Graaf Architecture
From a very high level, the project is structured in two parts:
- The graph classes and core data structures
- Algorithms and additional functionality
Graph classes and core data structures
The main class of the library is the abstract graph class:
enum class edge_type { WEIGHTED, UNWEIGHTED };
enum class graph_spec { DIRECTED, UNDIRECTED };
template <typename VERTEX_T, typename EDGE_T, edge_type EDGE_TYPE_V, graph_spec GRAPH_SPEC_V>
class graph {...};
An instance of a graph
can have user provided types for the vertices and edges. Internally, it stores the graph in an
adjacency list, and has separate containers for the vertex and edge instances:
// N.B. These types are a bit more abstracted in the codebase behind using
// declarations, but for clarity I have left this out.
// Adjacency information is stored in a set for fast existence checks and fast removal
std::unordered_map<vertex_id_t, std::unordered_set<vertex_id_t>> adjacency_list_{};
// Storing these in a separate container has the advantage that
// vertices and edges are only in memory once
std::unordered_map<vertex_id_t, VERTEX_T> vertices_{};
std::unordered_map<std::pair<vertex_id_t, vertex_id_t>, edge_t, edge_id_hash> edges_{};
The graph
class is abstract as it contains pure virtual private methods related to the handling of
edges (do_has_edge
, do_get_edge
, do_add_edge
, and do_remove_edge
).
Directed and undirected graphs
There are two classes which publicly derive from graph
:
directed_graph
undirected_graph
template <typename VERTEX_T, typename EDGE_T, edge_type EDGE_TYPE_V = edge_type::UNWEIGHTED>
class directed_graph final
: public graph<VERTEX_T, EDGE_T, EDGE_TYPE_V, graph_spec::DIRECTED>
{...};
template <typename VERTEX_T, typename EDGE_T, edge_type EDGE_TYPE_V = edge_type::UNWEIGHTED>
class undirected_graph final
: public graph<VERTEX_T, EDGE_T, EDGE_TYPE_V, graph_spec::UNDIRECTED>
{...};
These are the classes which the user instantiates.

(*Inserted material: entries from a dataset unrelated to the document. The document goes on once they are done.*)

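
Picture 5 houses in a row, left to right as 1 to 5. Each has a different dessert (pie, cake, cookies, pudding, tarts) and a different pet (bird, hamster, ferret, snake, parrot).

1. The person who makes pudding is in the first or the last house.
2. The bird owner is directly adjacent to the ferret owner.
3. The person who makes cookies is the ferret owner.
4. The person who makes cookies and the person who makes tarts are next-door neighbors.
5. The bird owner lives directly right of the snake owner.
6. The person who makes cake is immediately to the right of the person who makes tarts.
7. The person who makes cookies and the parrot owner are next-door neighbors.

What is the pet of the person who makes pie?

bird

The person who makes pudding is narrowed to house 1 or 5; consider each.
Placing it in house 5 leads to a contradiction, so it's in house 1.
The person who makes cake is narrowed to house 3 or 4 or 5; consider each.
Placing it in house 3 and house 4 leads to a contradiction, so it's in house 5.
Clue 6 places the person who makes tarts in house 4.
By clue 4, the person who makes cookies is in house 3.
House 2's dessert must be pie (nothing else left).
Clue 3 places the ferret owner in house 3.
House 5 pet: only hamster fits.
The bird owner is in house 2 (clue 5).
Clue 5 places the snake owner in house 1.
So house 4 gets parrot for pet.
So: house 1 = pudding/snake, house 2 = pie/bird, house 3 = cookies/ferret, house 4 = tarts/parrot, house 5 = cake/hamster.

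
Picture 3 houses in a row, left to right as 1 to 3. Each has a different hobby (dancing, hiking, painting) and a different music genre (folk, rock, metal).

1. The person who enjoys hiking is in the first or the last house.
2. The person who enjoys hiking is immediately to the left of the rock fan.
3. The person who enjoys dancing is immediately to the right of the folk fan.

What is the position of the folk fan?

1

From clue 2, the person who enjoys hiking must be in house 1.
By clue 2, the rock fan is in house 2.
House 3's music genre must be metal (nothing else left).
Clue 3: the person who enjoys dancing is in house 2.
House 3's hobby must be painting (nothing else left).
The only music genre still possible for house 1 is folk.
So: house 1 = hiking/folk, house 2 = dancing/rock, house 3 = painting/metal.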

They provide implementations for the pure virtual methods related to handling edges. The unweighted_graph
first sorts
the pair of vertex ids related to an edge before interacting with the internal edges_
data structure. This ensures
that an edge a->b is the same as an edge from b->a.
Weighted graphs
Certain algorithms (such as A*) operate on weighted graphs. A graph is automatically weighted if a primitive numeric
type is passed as a template parameter to EDGE_T
. Alternatively, user provided edge classes can publicly derive
from weighted_edge
.
The weighted_edge
class provides a default implementation for the get_weight
method, but this can be overridden in
the derived class:
template <typename WEIGHT_T = int>
class weighted_edge {
public:
using weight_t = WEIGHT_T;
/**
* By default an edge has a unit weight.
*/
[[nodiscard]] virtual WEIGHT_T get_weight() const noexcept { return 1; };
};
To create an unweighted graph, simply do not derive from weighted_edge
in your edge class.
Algorithms and additional functionality
The idea here is to keep the graph classes as general-purpose as possible, and to not include use case specific logic ( such as dot serialization) as member functions. Therefore, each algorithm/utility function is implemented as a free function.